HDP Mersin Milletvekili Ertuğrul Kürkçü, Manisa Turgutlu Çaldağı'nda Nikel Madeni İşletmeciliği'ne verilen ÇED raporu hakkında Çevre ve Şehircilik Bakanı İdris Güllüce'nin yanıtlaması istemiyle soru önergesi sundu.
'BEREKETLİ TOPRAKLAR YOK OLACAK; CANLILARIN YAŞAMINI TEHDİT EDECEK...'
Kürkçü, yıllardır madenciliğe karşı yaşam mücadelesi sürdüren Manisa Turgutlu halkının, bugüne kadar Çaldağı’nda ön izin ile sürdürülen; suları, toprağı kirleten nikel maden işletmesine karşı sesini duyurmaya çalıştığını, ÇED raporunun onaylanmaması için sivil toplum kuruluşlarıyla birlikte bu madenin bölgedeki doğal yaşam için büyük tehdit oluşturduğunu kamuoyuna ve yetkililere anlatmaya çabaladığını belirtti. Buna rağmen, maden şirketinin başvurusuyla 2. ÇED raporunun Çevre ve Şehircilik Bakanlığı tarafından onaylandığına dikkat çeken Kürkçü, Turgutlu Çaldağı’nda işletilmesi planlanan nikel madeninde kullanılacak sülfirik asitin, Gediz Havzası’ndaki tarım alanlarının sonu anlamına geleceği uyarısında bulundu. Madenin ayrıştırılması için kullanılan söz konusu asit ve kayalardan ayrıştırılan ağır metallerin yağmur sularıyla tarım alanlarına ulaşarak Gediz’in bereketli topraklarını yok edeceğini ifade eden Kürkçü, "Yeraltı sularını, akarsuları kirletecektir. Tüm canlıların yaşamını, sağlığını tehdit edecektir" diye ekledi.

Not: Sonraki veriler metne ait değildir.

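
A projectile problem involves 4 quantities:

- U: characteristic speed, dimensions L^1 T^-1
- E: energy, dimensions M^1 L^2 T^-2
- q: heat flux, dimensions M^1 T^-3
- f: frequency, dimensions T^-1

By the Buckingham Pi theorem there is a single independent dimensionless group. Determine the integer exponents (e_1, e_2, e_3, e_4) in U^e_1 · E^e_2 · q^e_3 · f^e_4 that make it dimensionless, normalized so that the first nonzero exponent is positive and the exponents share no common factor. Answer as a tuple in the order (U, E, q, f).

M: e_1·(0) + e_2·(1) + e_3·(1) + e_4·(0) = 0
L: e_1·(1) + e_2·(2) + e_3·(0) + e_4·(0) = 0
T: e_1·(-1) + e_2·(-2) + e_3·(-3) + e_4·(-1) = 0
Solving this homogeneous linear system for the smallest-integer solution (first nonzero entry positive) gives (2, -1, 1, -3).

(2, -1, 1, -3)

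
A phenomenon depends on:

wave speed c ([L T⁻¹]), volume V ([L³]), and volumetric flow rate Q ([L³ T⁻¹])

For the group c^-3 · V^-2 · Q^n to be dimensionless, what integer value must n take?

Balance the L exponent: (3)·n from Q, plus −3·(1) − 2·(3) = -9 from the rest, must sum to zero.
3n − 9 = 0, so n = 3.

3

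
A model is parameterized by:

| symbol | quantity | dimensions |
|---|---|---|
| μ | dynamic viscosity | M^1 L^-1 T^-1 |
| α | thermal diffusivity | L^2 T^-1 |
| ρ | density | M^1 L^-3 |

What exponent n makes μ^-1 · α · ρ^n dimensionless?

1

Balance the M exponent: (1)·n from ρ, plus −(1) + (0) = -1 from the rest, must sum to zero.
n − 1 = 0, so n = 1.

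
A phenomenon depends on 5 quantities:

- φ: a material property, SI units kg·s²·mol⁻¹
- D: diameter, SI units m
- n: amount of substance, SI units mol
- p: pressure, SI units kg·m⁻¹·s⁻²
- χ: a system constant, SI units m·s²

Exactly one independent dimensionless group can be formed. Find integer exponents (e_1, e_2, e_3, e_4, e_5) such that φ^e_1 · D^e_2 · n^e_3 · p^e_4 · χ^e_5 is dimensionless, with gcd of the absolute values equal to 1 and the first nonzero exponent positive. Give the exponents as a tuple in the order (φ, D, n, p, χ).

M: e_1·(1) + e_2·(0) + e_3·(0) + e_4·(1) + e_5·(0) = 0
L: e_1·(0) + e_2·(1) + e_3·(0) + e_4·(-1) + e_5·(1) = 0
T: e_1·(2) + e_2·(0) + e_3·(0) + e_4·(-2) + e_5·(2) = 0
N: e_1·(-1) + e_2·(0) + e_3·(1) + e_4·(0) + e_5·(0) = 0
Solving this homogeneous linear system for the smallest-integer solution (first nonzero entry positive) gives (1, 1, 1, -1, -2).

(1, 1, 1, -1, -2)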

'HANGİ BİLİMSEL KRİTERE GÖRE DEĞERLENDİRDİNİZ?'
HDP'li Kürkçü, Bakan Güllüce'den şu sorularına yanıt istedi:
"Hayatını geçimlik tarım ve hayvancılıkla sürdüren halkı göç etmek zorunda bırakacak, işçileşmeye mahkûm edecek, yerinden yurdundan vazgeçmeyenleri ise kalan ömürlerinde sağlık sorunlarıyla boğuşturacak bu projenin ortaya çıkaracağı yıkıcı sonuçlar tarafınızdan hangi bilimsel kritere göre değerlendirilmiştir?
Esas görevi doğayı, çevreyi korumak olması gereken Bakanlığın bu projeye izin vermesinin sebebi nedir?

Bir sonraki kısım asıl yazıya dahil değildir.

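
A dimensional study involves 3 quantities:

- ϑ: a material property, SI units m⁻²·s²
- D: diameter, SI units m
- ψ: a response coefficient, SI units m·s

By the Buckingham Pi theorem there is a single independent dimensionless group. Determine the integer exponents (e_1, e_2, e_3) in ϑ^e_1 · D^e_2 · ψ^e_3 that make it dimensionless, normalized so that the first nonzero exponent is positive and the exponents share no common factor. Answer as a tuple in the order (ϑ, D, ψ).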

Ormanların, meraların, tarım alanlarının yok olmasıyla sonuçlanacak bu projenin durdurulması için Bakanlığınız bir çalışma yapacak mıdır?

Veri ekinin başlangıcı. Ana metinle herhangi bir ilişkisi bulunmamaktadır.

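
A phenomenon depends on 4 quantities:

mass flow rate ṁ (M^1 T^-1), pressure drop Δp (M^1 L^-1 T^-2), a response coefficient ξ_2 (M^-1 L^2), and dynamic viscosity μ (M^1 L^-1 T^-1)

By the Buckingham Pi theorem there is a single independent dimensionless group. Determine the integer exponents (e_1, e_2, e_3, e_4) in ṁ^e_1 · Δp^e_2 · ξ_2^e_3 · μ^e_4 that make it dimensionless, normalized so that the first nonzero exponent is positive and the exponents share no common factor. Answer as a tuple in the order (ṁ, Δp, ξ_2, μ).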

Çaldağı’ndaki doğal yaşamın yıkımına yol açacak, uygulanacak yöntemlerle hem insan yaşamı hem de tarım toprakları için felaket yaratacak bu projenin onaylanması sırasında, ÇED raporu verilirken, “halkın katılımı toplantısı”na kaç kişi katılmıştır? Bunlardan kaçı projeye onay vermiştir? Projeye karşı olanların görüşleri alınmış mıdır? Projeyle ilgili, sivil toplum örgütleri, meslek odaları ve yerel doğa derneklerinin görüşleri alınmış mıdır?"